The US ISM manufacturing new orders index – an important gauge of US / global industrial momentum – fell back between December 2017 and April 2018 but rebounded in May / June. This recovery has been cited as evidence in favour of the consensus view that the global economic slowdown since early 2018 represents a temporary “soft patch”. The judgement here, by contrast, is that the ISM new orders increase will prove to be a “head-fake” caused by rapid inventory accumulation as the three- to five-year stockbuilding cycle reaches a peak.
Conceptually, new orders from customers received by ISM firms can be divided into trend and transitory components, reflecting respectively final demand and customers’ efforts to adjust their inventories to a desired level. The transitory component, by definition, is high at the peak of the stockbuilding cycle. New orders subsequently move back to trend and then below it as the cycle downswing develops.
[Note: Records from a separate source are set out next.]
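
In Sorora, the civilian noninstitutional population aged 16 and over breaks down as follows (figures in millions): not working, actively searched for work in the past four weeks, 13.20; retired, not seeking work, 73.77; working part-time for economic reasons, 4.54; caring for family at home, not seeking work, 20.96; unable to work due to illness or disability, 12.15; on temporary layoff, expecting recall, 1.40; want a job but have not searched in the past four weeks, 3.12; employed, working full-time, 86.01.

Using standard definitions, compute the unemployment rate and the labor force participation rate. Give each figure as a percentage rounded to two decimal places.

Employed = 4.54 + 86.01 = 90.55 million (anyone who worked, including part-time for economic reasons, counts as employed).
Unemployed = 13.20 + 1.40 = 14.60 million (jobless and actively searching, or on temporary layoff).
Labor force = 90.55 + 14.60 = 105.15 million.
Not in labor force = 73.77 + 20.96 + 12.15 + 3.12 = 110.00 million (those not working and not actively searching are outside the labor force — including those who want a job but have given up searching).
Civilian working-age population = 105.15 + 110.00 = 215.15 million.
Unemployment rate = 14.60 / 105.15 = 13.88%.
Labor force participation rate = 105.15 / 215.15 = 48.87%.

Unemployment rate ≈ 13.88%; labor force participation rate ≈ 48.87%.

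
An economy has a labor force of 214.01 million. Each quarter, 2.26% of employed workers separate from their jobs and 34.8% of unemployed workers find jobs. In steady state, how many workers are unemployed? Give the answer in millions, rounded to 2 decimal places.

Steady-state unemployment rate u* = s/(s+f) = 2.26/(2.26+34.8) = 0.060982.
Unemployed = u* × labor force = 0.060982 × 214.01 ≈ 13.05 million.

About 13.05 million are unemployed in steady state.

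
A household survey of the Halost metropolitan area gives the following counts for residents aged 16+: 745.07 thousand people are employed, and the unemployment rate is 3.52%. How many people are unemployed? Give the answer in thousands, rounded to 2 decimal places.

About 27.18 thousand are unemployed.

Let U be the number unemployed. The labor force is E + U, and U/(E+U) = 0.0352.
So U = 0.0352 × 745.07 / (1 − 0.0352) = 26.2265 / 0.9648 ≈ 27.18 thousand.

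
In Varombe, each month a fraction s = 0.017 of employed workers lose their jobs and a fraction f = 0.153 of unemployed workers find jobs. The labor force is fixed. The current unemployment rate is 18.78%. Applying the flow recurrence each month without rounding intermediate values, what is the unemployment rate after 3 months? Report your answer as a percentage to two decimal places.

With a fixed labor force, u_{t+1} = u_t + s·(1−u_t) − f·u_t = u_t·(1−s−f) + s.
Here 1−s−f = 0.830 and s = 0.017.
u_1 = 0.187800 × 0.830 + 0.017 = 0.172874.
u_2 = 0.172874 × 0.830 + 0.017 = 0.160485.
u_3 = 0.160485 × 0.830 + 0.017 = 0.150203.

Unemployment rate after three months ≈ 15.02%.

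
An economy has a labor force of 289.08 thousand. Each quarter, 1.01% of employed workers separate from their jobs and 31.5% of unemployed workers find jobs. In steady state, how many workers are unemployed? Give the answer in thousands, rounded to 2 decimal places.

About 8.98 thousand are unemployed in steady state.

Steady-state unemployment rate u* = s/(s+f) = 1.01/(1.01+31.5) = 0.031067.
Unemployed = u* × labor force = 0.031067 × 289.08 ≈ 8.98 thousand.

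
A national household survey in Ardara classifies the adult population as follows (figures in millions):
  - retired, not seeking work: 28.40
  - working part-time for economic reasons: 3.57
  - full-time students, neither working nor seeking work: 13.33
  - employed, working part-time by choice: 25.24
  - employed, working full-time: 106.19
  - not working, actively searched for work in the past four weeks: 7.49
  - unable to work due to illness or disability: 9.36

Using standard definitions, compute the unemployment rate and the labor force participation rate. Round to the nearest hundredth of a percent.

Unemployment rate ≈ 5.26%; labor force participation rate ≈ 73.61%.

Employed = 3.57 + 25.24 + 106.19 = 135.00 million (anyone who worked, including part-time for economic reasons, counts as employed).
Unemployed = 7.49 million.
Labor force = 135.00 + 7.49 = 142.49 million.
Not in labor force = 28.40 + 13.33 + 9.36 = 51.09 million (those not working and not actively searching are outside the labor force).
Civilian working-age population = 142.49 + 51.09 = 193.58 million.
Unemployment rate = 7.49 / 142.49 = 5.26%.
Labor force participation rate = 142.49 / 193.58 = 73.61%.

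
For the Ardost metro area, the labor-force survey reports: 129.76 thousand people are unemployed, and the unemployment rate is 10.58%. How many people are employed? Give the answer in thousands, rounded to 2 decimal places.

About 1,096.71 thousand are employed.

Labor force = U / u = 129.76 / 0.1058 ≈ 1,226.47 thousand.
Employed = labor force − unemployed = 1,226.47 − 129.76 = 1,096.71 thousand.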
The ISM survey does not distinguish between these two sources of order flow. The transitory component, however, should be related to the customer inventories index, which measures whether stock levels are judged to be too high or too low. A low level of the index should be associated with high customer orders related to stockbuilding. A low index, that is, should imply strong transitory demand and a future decline in aggregate new orders as this fades.
The customer inventories index fell below 40 in May / June versus an average of 45.8 between its inception at the start of 1997 and end-2017 – see first chart. The index has been below 40 in 22 previous months historically. The average change in the new orders index over the subsequent six months was -3.6 points. Such a fall would more than offset the May / June rise.
The suggestion that ISM new orders index will resume a decline over coming months is supported by the Conference Board CEO confidence survey for the second quarter, conducted between mid-May and mid-June. Expectations for manufacturing business conditions in six months’ time correlate with and sometimes lead the ISM new orders index, and fell to a seven-quarter low – second chart.
Stockbuilding strength may have been exaggerated by firms boosting inventories of items at risk of tariff-related price increases or supply disruption. The ISM imports index rose sharply in June and is far above its long-term average. Front-loading of orders and production due to tariffs, that is, may have supported industrial activity at the likely expense of greater weakness later in 2018 as the stockbuilding cycle turns down.